Le témoignage de Gonzalo Lira (1968-2024) à propos de la guerre en Ukraine remet les protagonistes en leur place et contexte.
L'Ukraine, d'une république socialiste modèle et pacifiée à un état-voyou sous la coupe d'une clique de mafieux en partie israelite et de milices nazis irréductibles.
Parler d'un régime judéo-nazi ne serait pas même caricatural à propos de Kiev tant les indices abondent et sautent aux yeux. L'administration états-unienne n'eut de cesse de s'emparer du berceau de la Russie avec la complicité de son fidèle caniche britannique en implantant les semences d'une révolution de couleur locale financée en dollars pendant des lustres. Après le coup d'état renversant le satrappe fantoche Yanoukovich, convaincre les présidents successifs Poroshenko et le novice Zélenski de se lancer dans une guerre à grande échelle contre la mère-patrie russe fut un jeu d'enfant, que dis-je une aubaine inespérée pour les mandataires anglo-saxons prometant la lune et le soleil aux créve-la-faim kazhars. Boris Johnson le dirigeant britannique persuada Zélenski de ne pas reconnaître sa défaite après l'offensive russe sur Kiev en 2022.

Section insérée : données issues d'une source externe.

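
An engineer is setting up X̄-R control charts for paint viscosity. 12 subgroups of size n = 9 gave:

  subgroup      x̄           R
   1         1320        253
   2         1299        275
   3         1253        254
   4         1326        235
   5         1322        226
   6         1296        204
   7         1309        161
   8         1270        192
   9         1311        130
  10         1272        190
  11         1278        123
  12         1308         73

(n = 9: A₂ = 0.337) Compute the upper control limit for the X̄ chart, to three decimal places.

X̄̄ = (1320 + 1299 + 1253 + 1326 + 1322 + 1296 + 1309 + 1270 + 1311 + 1272 + 1278 + 1308) / 12 = 15564.0000 / 12 = 1297.0000
R̄ = (253 + 275 + 254 + 235 + 226 + 204 + 161 + 192 + 130 + 190 + 123 + 73) / 12 = 2316.0000 / 12 = 193.0000
UCL = X̄̄ + A₂·R̄ = 1297.0000 + 0.337 × 193.0000 = 1362.0410

1362.041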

C'est en substance le témoignage de Gonzalo Lira, étatsunien d'origine chilienne établi á Karkhov avec sa famille ukrainienne entre de 2016 et 2024, année de son décès dans une cellule ukrainienne alors qu'il était inculpé de sappe du moral des troupes. Témoignage auquel il attribuait l'origine de ses déboires avec le service de sécurité ukrainien SBU qui lui sera fatal. En particulier quand il accuse l'armée ukrainienne de fusiller les soldats battant en retraite, révèle les pertes de soldats huit fois supérieures aux russes, établi la population ukrainienne réduite de 45 millions à 19 millions en soustrayant immigration, pertes de guerre et territoriales.
Aujourd'hui pratiquement toute la presse européenne se range comme un seul homme au coté du fantoche Zélenski en scandant le sacrifice de la chair à canon conscrite ou mercenaire sur deniers Otaniens. L'élite de la presse occidentale unanimement au coté d'un régime crapuleux et sacrificateur prélevant sa dîme sur la manne céleste de contribuables confits dans leur confort domestique.
Putin aurait pu s'épargner une guerre fratricide en fermant le robinet énergétique à l'Ukraine, l'Allemagne et ses complices d'entrée de jeu, à la moindre vélleéité à l'encontre des inombrables intérèts russes sur les deux rives du Dniepr.
Putin aurait pu déléguer la tâche de récupérer l'Ukraine à un général, en mode cosaque s'il y a lieu, ne serait-ce que pour limiter les pertes et les dégats, style Bonaparte en Egypte ou au pont d'Arcole si les divers épisodes de l'histoire russe ne suffisaient pas.
En lieu et place Putin se retrouve chenu et sans relève, une économie en chute libre et une démographie sans perspective, sur fond d'agitation de la menace nucléaire. S'il gagne ce sera un victore à la Pyrhus, payée un tel prix qu'il devient une défaite.